Monday, June 17, 2013

Is This the Future of J.C. Penney?

By  


The apology from J.C. Penney's (NYSE: JCP) in the "We're Listening" campaign seems to be working, at least for now. Customers have been returning to stores in the wake of J.C. Penney re-opening celebrations. During the tenure of a rough year riddled with mistakes and hard-learned lessons, J.C. Penney found that the soul of their customer was driven by super low sale prices and an enthusiasm for home and back to school shopping. 

A Brief Glance Back 
Although changes in management are sometimes inevitable, CEO Ron Johnson was detrimental for the J.C. Penney brand. With a vast variety of mistakes, Ron Johnson led the company in a downward spiral, eventually resulting in his departure. Below is a timeline of this spiral:
June 14, 2011-Ron Johnson named CEO of J.C. Penney (stock at $35.40)
Feb 1, 2012- Eliminates coupons and develops new pricing model of "Everyday Low Prices" ($43.30)
June 18, 2012- CEO Micheal Francis leaves J.C. Penney ($24.30)
July 26, 2012- Johnson reintroduces the word "clearance" into their sales mix ($22.20)
Nov 9, 2012- Customer traffic falls 12% in Q3 ($20.70)
Feb 27, 2013- Same store sales fall 32% in Q4 ($21.20)
April 5- J.C. Penney backer said Johnson made "big mistakes" ($15.90)
April 8. J.C. Penney ousts CEO Ron Johnson
Back to Home 
J.C. Penney hosted a nationwide house warming event in celebration of a grand re-opening.
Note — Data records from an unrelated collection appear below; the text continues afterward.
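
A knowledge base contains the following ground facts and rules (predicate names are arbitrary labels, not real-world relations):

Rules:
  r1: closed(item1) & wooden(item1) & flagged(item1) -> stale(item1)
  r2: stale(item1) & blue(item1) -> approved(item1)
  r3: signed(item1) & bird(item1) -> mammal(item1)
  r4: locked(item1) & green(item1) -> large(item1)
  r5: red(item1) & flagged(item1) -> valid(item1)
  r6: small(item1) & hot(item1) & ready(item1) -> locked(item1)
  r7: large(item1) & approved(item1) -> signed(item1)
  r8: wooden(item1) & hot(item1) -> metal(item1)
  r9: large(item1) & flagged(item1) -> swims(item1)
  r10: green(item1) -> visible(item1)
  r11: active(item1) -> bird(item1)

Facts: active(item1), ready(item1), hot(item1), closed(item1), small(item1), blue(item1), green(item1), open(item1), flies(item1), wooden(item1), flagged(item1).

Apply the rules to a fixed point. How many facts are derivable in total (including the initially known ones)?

Round 1: r1 [closed(item1) & wooden(item1) & flagged(item1) -> stale(item1)]; r6 [small(item1) & hot(item1) & ready(item1) -> locked(item1)]; r8 [wooden(item1) & hot(item1) -> metal(item1)]; r10 [green(item1) -> visible(item1)]; r11 [active(item1) -> bird(item1)]. New: stale(item1), locked(item1), metal(item1), visible(item1), bird(item1).
Round 2: r2 [stale(item1) & blue(item1) -> approved(item1)]; r4 [locked(item1) & green(item1) -> large(item1)]. New: approved(item1), large(item1).
Round 3: r7 [large(item1) & approved(item1) -> signed(item1)]; r9 [large(item1) & flagged(item1) -> swims(item1)]. New: signed(item1), swims(item1).
Round 4: r3 [signed(item1) & bird(item1) -> mammal(item1)]. New: mammal(item1).
Closure: {active(item1), approved(item1), bird(item1), blue(item1), closed(item1), flagged(item1), flies(item1), green(item1), hot(item1), large(item1), locked(item1), mammal(item1), metal(item1), open(item1), ready(item1), signed(item1), small(item1), stale(item1), swims(item1), visible(item1), wooden(item1)} — 21 facts.

21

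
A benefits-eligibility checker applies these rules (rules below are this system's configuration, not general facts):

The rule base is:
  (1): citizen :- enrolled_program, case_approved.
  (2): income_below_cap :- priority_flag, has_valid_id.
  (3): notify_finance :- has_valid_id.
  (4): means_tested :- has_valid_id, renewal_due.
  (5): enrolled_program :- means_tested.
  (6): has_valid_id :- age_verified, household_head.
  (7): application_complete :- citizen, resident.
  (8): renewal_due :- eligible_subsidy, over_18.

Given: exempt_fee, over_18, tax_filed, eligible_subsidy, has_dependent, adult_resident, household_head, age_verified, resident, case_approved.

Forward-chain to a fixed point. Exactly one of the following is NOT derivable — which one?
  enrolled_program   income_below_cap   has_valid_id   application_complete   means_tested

Round 1 — (6), (8), derive has_valid_id, renewal_due.
Round 2 — (3), (4), derive notify_finance, means_tested.
Round 3 — (5), derive enrolled_program.
Round 4 — (1), derive citizen.
Round 5 — (7), derive application_complete.
Derived: has_valid_id (round 1), application_complete (round 5), enrolled_program (round 3), means_tested (round 2). income_below_cap never appears in any round.

income_below_cap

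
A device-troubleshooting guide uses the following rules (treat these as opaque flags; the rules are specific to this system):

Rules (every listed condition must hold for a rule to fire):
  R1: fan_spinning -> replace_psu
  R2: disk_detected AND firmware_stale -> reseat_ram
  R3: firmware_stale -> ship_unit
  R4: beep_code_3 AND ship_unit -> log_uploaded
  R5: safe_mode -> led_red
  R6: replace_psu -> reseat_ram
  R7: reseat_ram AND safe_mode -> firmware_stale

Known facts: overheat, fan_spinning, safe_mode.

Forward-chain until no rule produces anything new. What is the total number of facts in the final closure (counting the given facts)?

8

Round 1 fires R1, R5, giving replace_psu, led_red.
Round 2 fires R6, giving reseat_ram.
Round 3 fires R7, giving firmware_stale.
Round 4 fires R3, giving ship_unit.
Closure: {fan_spinning, firmware_stale, led_red, overheat, replace_psu, reseat_ram, safe_mode, ship_unit} — 8 facts.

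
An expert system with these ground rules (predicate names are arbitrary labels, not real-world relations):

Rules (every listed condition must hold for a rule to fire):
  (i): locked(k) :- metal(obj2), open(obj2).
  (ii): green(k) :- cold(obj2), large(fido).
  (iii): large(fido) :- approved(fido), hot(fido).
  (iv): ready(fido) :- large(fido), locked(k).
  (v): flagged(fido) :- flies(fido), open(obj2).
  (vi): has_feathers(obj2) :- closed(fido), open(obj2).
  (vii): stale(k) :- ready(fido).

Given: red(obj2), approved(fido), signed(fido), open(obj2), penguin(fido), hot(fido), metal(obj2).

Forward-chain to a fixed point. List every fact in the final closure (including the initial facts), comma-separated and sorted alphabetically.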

With names like Michael Graves Design, MarthaHome, Happy Chic by Jonathan Adler, Design by Conra, BODUM, ORDNING&REDA, J.C. Penney hopes to re-attract the market that they lost during their pricing flop. One of the core brands that J.C. Penney showcased during the housewarming event is Martha Stewart Living (NYSE: MSO)
Martha Stewart has faced some tough battles in years past. With share prices declining 93.13% since the IPO, and EPS declining to -$0.83, it looks like the golden years are over for this home fashion mogul. Revenues declined 12.6 million for the quarter, partially due to restructuring costs and operational expenses. All properties held by Martha Stewart declined, with the largest decline in Broadcasting by 4.2 million. 
Unfortunately for Martha, the legal battle doesn't end. Competitor Macy's (NYSE:M) claims that they exclusively hold rights to the Martha name, with claims that J.C. Penney infringed on their property rights. 
Macy's profited from the downfall of J.C. Penney, with sales exceeding $6.387 billion, up 4% for the quarter. Expected comparable sales are estimated to grow approximately 3.5 percent in 2013. Both Bloomingdale's and Macy's exceeded expectations, leaving battered J.C. Penney in the dust. What was the reason for this? A pricing model that drove away core customers elsewhere for household goods. 
Originally, J.C. Penney had fought for the same customer that also shopped at Macy's, along with Target, Kohl's and Dillard's. This kind of customer was value driven and also appreciated quality products found at bargain prices. The psychology of coupon-cutting for bargain bin deals was at the heart of the customer that shopped at J.C. Penney. Confused by a new pricing strategy, these customers fled and bargain-shopped at other retail outlets instead, driving up profits at other stores. 
The Foolish Bottom Line 
Although J.C. Penney is keeping cool through the storm, they have a lot of ground to gain with bringing back their core customer base. With the return of CEO Myron “Mike” Ullman, the tables have turned around slightly for this battled retailer. Share price has been up 14% since the former CEO took over. With first quarter results at $2.635 billion, things might be more cheerful for this apparel and home furnishing retailer.